La petite fille fluette poursuit dans la cour de l’école un garçon blond qui, dès qu’il l’aperçoit, prend la poudre d’escampette pour rejoindre ses copains qui jouent au ballon.
La fillette s’assoit et avec ses copines regarde la partie. Elles sourient, se chuchotent des choses à l’oreille. De temps en temps, l’une d’entre elles appelle le garçon qui se garde bien de venir entendre ces secrets de Polichinelle. Alors, un de ses camarades s’y colle : il arrive nonchalamment, et entouré par les fillettes, après mille et une messes basses, il s’écrie :
- Julie est amoureuse de Mathieu ! Julie est amoureuse de Mathieu !
Le blondinet devient tout rouge, il fait comme si de rien n’était, tandis que ses copains reprennent en cœur :
- Ils vont faire l’amour, ils vont faire l’amour !
Une fillette haute comme trois pommes avec de petites nattes blondes, se faisant l’émissaire de l’Amour décide d’aller voir Mathieu. Elle ne le regarde pas dans les yeux, ses pieds esquissent sur le sol des ronds minuscules, et ses lèvres murmurent :
- Et toi t’es amoureux de qui ?
Le gaillard se détourne et va se perdre dans la cohue de la cour.

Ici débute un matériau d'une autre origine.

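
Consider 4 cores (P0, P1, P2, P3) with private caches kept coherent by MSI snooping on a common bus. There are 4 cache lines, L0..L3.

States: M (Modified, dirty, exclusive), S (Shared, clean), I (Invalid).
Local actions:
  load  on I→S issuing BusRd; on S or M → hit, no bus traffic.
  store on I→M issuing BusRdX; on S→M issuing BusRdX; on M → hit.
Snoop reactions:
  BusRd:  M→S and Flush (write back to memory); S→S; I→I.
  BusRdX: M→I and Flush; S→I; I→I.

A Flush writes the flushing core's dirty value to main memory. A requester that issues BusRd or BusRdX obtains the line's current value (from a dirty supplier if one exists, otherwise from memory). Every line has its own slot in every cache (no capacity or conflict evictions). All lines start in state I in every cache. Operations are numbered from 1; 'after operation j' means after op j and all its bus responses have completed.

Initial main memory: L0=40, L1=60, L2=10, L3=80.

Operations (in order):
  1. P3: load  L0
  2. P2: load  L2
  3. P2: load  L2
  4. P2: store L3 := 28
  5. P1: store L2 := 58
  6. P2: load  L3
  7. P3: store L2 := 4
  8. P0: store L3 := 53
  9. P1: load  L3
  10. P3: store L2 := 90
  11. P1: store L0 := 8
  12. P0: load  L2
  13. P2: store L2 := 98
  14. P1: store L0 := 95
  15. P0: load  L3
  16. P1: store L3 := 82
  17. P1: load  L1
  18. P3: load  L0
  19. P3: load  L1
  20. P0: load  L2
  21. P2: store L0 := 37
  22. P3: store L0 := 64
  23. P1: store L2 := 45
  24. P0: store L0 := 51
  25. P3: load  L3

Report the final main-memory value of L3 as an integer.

1. P3: load  L0  bus=[BusRd]  L0: P0=I P1=I P2=I P3=S  mem[L0]=40
2. P2: load  L2  bus=[BusRd]  L2: P0=I P1=I P2=S P3=I  mem[L2]=10
3. P2: load  L2  bus=[-]  L2: P0=I P1=I P2=S P3=I  mem[L2]=10
4. P2: store L3 := 28  bus=[BusRdX]  L3: P0=I P1=I P2=M P3=I  mem[L3]=80
5. P1: store L2 := 58  bus=[BusRdX]  L2: P0=I P1=M P2=I P3=I  mem[L2]=10
6. P2: load  L3  bus=[-]  L3: P0=I P1=I P2=M P3=I  mem[L3]=80
7. P3: store L2 := 4  bus=[BusRdX,Flush]  L2: P0=I P1=I P2=I P3=M  mem[L2]=58
8. P0: store L3 := 53  bus=[BusRdX,Flush]  L3: P0=M P1=I P2=I P3=I  mem[L3]=28
9. P1: load  L3  bus=[BusRd,Flush]  L3: P0=S P1=S P2=I P3=I  mem[L3]=53
10. P3: store L2 := 90  bus=[-]  L2: P0=I P1=I P2=I P3=M  mem[L2]=58
11. P1: store L0 := 8  bus=[BusRdX]  L0: P0=I P1=M P2=I P3=I  mem[L0]=40
12. P0: load  L2  bus=[BusRd,Flush]  L2: P0=S P1=I P2=I P3=S  mem[L2]=90
13. P2: store L2 := 98  bus=[BusRdX]  L2: P0=I P1=I P2=M P3=I  mem[L2]=90
14. P1: store L0 := 95  bus=[-]  L0: P0=I P1=M P2=I P3=I  mem[L0]=40
15. P0: load  L3  bus=[-]  L3: P0=S P1=S P2=I P3=I  mem[L3]=53
16. P1: store L3 := 82  bus=[BusRdX]  L3: P0=I P1=M P2=I P3=I  mem[L3]=53
17. P1: load  L1  bus=[BusRd]  L1: P0=I P1=S P2=I P3=I  mem[L1]=60
18. P3: load  L0  bus=[BusRd,Flush]  L0: P0=I P1=S P2=I P3=S  mem[L0]=95
19. P3: load  L1  bus=[BusRd]  L1: P0=I P1=S P2=I P3=S  mem[L1]=60
20. P0: load  L2  bus=[BusRd,Flush]  L2: P0=S P1=I P2=S P3=I  mem[L2]=98
21. P2: store L0 := 37  bus=[BusRdX]  L0: P0=I P1=I P2=M P3=I  mem[L0]=95
22. P3: store L0 := 64  bus=[BusRdX,Flush]  L0: P0=I P1=I P2=I P3=M  mem[L0]=37
23. P1: store L2 := 45  bus=[BusRdX]  L2: P0=I P1=M P2=I P3=I  mem[L2]=98
24. P0: store L0 := 51  bus=[BusRdX,Flush]  L0: P0=M P1=I P2=I P3=I  mem[L0]=64
25. P3: load  L3  bus=[BusRd,Flush]  L3: P0=I P1=S P2=I P3=S  mem[L3]=82

memory[L3] = 82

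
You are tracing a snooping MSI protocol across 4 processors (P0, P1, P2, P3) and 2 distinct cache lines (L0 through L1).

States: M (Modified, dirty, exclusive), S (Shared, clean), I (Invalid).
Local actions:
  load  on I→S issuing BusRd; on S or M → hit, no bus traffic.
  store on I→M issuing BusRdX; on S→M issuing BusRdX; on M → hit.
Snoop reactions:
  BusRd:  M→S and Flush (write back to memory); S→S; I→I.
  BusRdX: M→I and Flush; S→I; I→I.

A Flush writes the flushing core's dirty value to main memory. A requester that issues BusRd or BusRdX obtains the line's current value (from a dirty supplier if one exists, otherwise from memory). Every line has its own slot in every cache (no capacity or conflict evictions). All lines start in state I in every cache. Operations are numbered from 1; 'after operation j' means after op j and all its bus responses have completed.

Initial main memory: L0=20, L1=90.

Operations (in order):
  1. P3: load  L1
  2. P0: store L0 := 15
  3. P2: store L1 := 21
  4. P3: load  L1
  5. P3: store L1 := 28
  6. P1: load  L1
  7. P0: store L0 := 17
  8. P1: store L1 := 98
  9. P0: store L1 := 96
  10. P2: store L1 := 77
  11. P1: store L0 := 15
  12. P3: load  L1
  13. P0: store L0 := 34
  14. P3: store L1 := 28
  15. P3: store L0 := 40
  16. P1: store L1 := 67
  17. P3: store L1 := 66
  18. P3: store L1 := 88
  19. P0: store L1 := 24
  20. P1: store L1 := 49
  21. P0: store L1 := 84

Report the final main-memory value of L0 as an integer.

step 1: P3: load  L1  ⟶  IIIS  (L1)  txn=BusRd  M[L1]=90
step 2: P0: store L0 := 15  ⟶  MIII  (L0)  txn=BusRdX  M[L0]=20
step 3: P2: store L1 := 21  ⟶  IIMI  (L1)  txn=BusRdX  M[L1]=90
step 4: P3: load  L1  ⟶  IISS  (L1)  txn=BusRd+Flush  M[L1]=21
step 5: P3: store L1 := 28  ⟶  IIIM  (L1)  txn=BusRdX  M[L1]=21
step 6: P1: load  L1  ⟶  ISIS  (L1)  txn=BusRd+Flush  M[L1]=28
step 7: P0: store L0 := 17  ⟶  MIII  (L0)  txn=∅  M[L0]=20
step 8: P1: store L1 := 98  ⟶  IMII  (L1)  txn=BusRdX  M[L1]=28
step 9: P0: store L1 := 96  ⟶  MIII  (L1)  txn=BusRdX+Flush  M[L1]=98
step 10: P2: store L1 := 77  ⟶  IIMI  (L1)  txn=BusRdX+Flush  M[L1]=96
step 11: P1: store L0 := 15  ⟶  IMII  (L0)  txn=BusRdX+Flush  M[L0]=17
step 12: P3: load  L1  ⟶  IISS  (L1)  txn=BusRd+Flush  M[L1]=77
step 13: P0: store L0 := 34  ⟶  MIII  (L0)  txn=BusRdX+Flush  M[L0]=15
step 14: P3: store L1 := 28  ⟶  IIIM  (L1)  txn=BusRdX  M[L1]=77
step 15: P3: store L0 := 40  ⟶  IIIM  (L0)  txn=BusRdX+Flush  M[L0]=34
step 16: P1: store L1 := 67  ⟶  IMII  (L1)  txn=BusRdX+Flush  M[L1]=28
step 17: P3: store L1 := 66  ⟶  IIIM  (L1)  txn=BusRdX+Flush  M[L1]=67
step 18: P3: store L1 := 88  ⟶  IIIM  (L1)  txn=∅  M[L1]=67
step 19: P0: store L1 := 24  ⟶  MIII  (L1)  txn=BusRdX+Flush  M[L1]=88
step 20: P1: store L1 := 49  ⟶  IMII  (L1)  txn=BusRdX+Flush  M[L1]=24
step 21: P0: store L1 := 84  ⟶  MIII  (L1)  txn=BusRdX+Flush  M[L1]=49

memory[L0] = 34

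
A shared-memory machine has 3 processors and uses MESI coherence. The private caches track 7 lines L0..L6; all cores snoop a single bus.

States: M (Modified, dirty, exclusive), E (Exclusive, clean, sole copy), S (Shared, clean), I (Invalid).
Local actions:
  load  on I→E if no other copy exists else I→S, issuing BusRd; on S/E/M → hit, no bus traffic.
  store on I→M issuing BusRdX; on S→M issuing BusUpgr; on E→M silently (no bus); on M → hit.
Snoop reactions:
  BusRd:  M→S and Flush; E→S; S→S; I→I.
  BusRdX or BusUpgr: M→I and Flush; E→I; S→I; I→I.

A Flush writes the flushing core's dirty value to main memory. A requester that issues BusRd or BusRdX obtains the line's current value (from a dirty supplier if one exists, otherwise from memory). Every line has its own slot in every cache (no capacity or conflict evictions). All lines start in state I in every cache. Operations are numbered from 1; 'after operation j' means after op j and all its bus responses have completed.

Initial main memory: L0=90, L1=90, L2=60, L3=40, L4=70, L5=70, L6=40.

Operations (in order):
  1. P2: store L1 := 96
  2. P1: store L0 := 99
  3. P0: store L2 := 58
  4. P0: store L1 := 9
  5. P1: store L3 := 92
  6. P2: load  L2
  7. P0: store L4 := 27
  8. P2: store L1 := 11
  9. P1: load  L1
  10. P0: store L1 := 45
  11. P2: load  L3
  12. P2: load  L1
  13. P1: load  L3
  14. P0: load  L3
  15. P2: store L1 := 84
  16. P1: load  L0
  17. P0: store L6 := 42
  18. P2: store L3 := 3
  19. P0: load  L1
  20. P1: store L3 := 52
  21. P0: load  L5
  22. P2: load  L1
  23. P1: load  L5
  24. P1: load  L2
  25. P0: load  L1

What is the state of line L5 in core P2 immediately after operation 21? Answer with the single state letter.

state = I

[1] P2: store L1 := 96 | P0:I, P1:I, P2:M(96) | bus: BusRdX
[2] P1: store L0 := 99 | P0:I, P1:M(99), P2:I | bus: BusRdX
[3] P0: store L2 := 58 | P0:M(58), P1:I, P2:I | bus: BusRdX
[4] P0: store L1 := 9 | P0:M(9), P1:I, P2:I | bus: BusRdX,Flush
[5] P1: store L3 := 92 | P0:I, P1:M(92), P2:I | bus: BusRdX
[6] P2: load  L2 | P0:S(58), P1:I, P2:S(58) | bus: BusRd,Flush
[7] P0: store L4 := 27 | P0:M(27), P1:I, P2:I | bus: BusRdX
[8] P2: store L1 := 11 | P0:I, P1:I, P2:M(11) | bus: BusRdX,Flush
[9] P1: load  L1 | P0:I, P1:S(11), P2:S(11) | bus: BusRd,Flush
[10] P0: store L1 := 45 | P0:M(45), P1:I, P2:I | bus: BusRdX
[11] P2: load  L3 | P0:I, P1:S(92), P2:S(92) | bus: BusRd,Flush
[12] P2: load  L1 | P0:S(45), P1:I, P2:S(45) | bus: BusRd,Flush
[13] P1: load  L3 | P0:I, P1:S(92), P2:S(92) | bus: none
[14] P0: load  L3 | P0:S(92), P1:S(92), P2:S(92) | bus: BusRd
[15] P2: store L1 := 84 | P0:I, P1:I, P2:M(84) | bus: BusUpgr
[16] P1: load  L0 | P0:I, P1:M(99), P2:I | bus: none
[17] P0: store L6 := 42 | P0:M(42), P1:I, P2:I | bus: BusRdX
[18] P2: store L3 := 3 | P0:I, P1:I, P2:M(3) | bus: BusUpgr
[19] P0: load  L1 | P0:S(84), P1:I, P2:S(84) | bus: BusRd,Flush
[20] P1: store L3 := 52 | P0:I, P1:M(52), P2:I | bus: BusRdX,Flush
[21] P0: load  L5 | P0:E(70), P1:I, P2:I | bus: BusRd
[22] P2: load  L1 | P0:S(84), P1:I, P2:S(84) | bus: none
[23] P1: load  L5 | P0:S(70), P1:S(70), P2:I | bus: BusRd
[24] P1: load  L2 | P0:S(58), P1:S(58), P2:S(58) | bus: BusRd
[25] P0: load  L1 | P0:S(84), P1:I, P2:S(84) | bus: none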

Plus loin, assise sur une balançoire, une petite fille aux cheveux courts se laisse pousser par un plus grand à la peau d’ébène, qui, parfois, lui enserre la taille et pose sa tête contre son cou. Puis, à son tour, il s’assoit sur une autre balançoire, ils se prennent la main et leurs mains réunies se mélangent à l’image du jour et de la nuit. Tous deux se laissent bercer, rêveurs, par la caresse des alizés.
Ils regardent un petit brun qui poursuit une grande rousse et qui, quand il l’atteint, l’énerve, la chamaille, la pousse… La fillette se débat, lui mord le bras : le garçon se met à pleurer, il va se plaindre au surveillant, l’instant d’après ils recommencent la bagarre.
Le surveillant est entouré d’un essaim de petites abeilles, qui zézayent autour de lui :
- Est-ce que t’as une fiancée toi ?
-Tu sais, j’ai vu que tu rougis à chaque fois que tu fais l’appel avec Andréa.
-Ben moi d’abord mon amoureux eh bien, il a treize ans !
Le surveillant répond complaisamment, en souriant, et il
contemple de loin ce tableau étrange, cette nuée de petits êtres, qui dans la cour tissent chacun à sa manière les prémices de leurs amours.